Jennifer McCormick, Indiana's last elected superintendent of public instruction, surprised few observers when she confirmed in June that she was switching her party affiliation from Republican to Democratic. Elected in 2016, she was only months into her job when McCormick began to publicly question GOP colleagues' support for public education.
She joined Democratic state Sen. Eddie Melton on a statewide listening tour two years ago and in 2020 announced she would remain at the Department of Education if Democrat Dr. Woody Myers was elected governor and won the right to appoint the first Indiana secretary of education. McCormick joined high-profile Indiana Democrats earlier this year as they toured the state to draw attention to benefits of the American Rescue Plan Act, which was approved without support from any Republican in the state's congressional delegation.
But McCormick isn't the only top education leader to switch sides this year. Oklahoma State Superintendent of Public Instruction Joy Hofmeister announced last week she is switching her party affiliation from Republican to Democrat. She also announced she will challenge GOP incumbent Gov. Kevin Stitt in next year's gubernatorial election.
“I am changing parties to run as a Democrat and that is because I also believe in the values of supporting public education, supporting quality and good access to health care, as well as rural infrastructure,” Hofmeister told the Tulsa World in an interview.
In June, McCormick sounded a similar theme in remarks to the Times of Northwest Indiana.

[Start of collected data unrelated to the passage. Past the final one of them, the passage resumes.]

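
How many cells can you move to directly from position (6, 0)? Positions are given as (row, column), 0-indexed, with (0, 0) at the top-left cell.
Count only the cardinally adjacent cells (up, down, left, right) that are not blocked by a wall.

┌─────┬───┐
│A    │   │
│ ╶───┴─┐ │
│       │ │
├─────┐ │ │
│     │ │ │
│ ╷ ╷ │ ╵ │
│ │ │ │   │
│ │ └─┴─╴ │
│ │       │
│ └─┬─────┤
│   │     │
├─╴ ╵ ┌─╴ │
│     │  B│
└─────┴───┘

Checking passable neighbors of (6, 0):
Neighbors: (6, 1)
Count: 1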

“I know there are Republican voters across Indiana who believe in the ideas to fully fund our public schools and provide our educators the quality of life they deserve, but I have some advice for them: it'll be the Indiana Democrats – not Republican elected officials – who'll get it done,” McCormick said, noting the $2 billion Indiana schools will receive in federal funds under the American Rescue Plan and the state funds supporting teacher pay hikes that would not have been available without federal aid.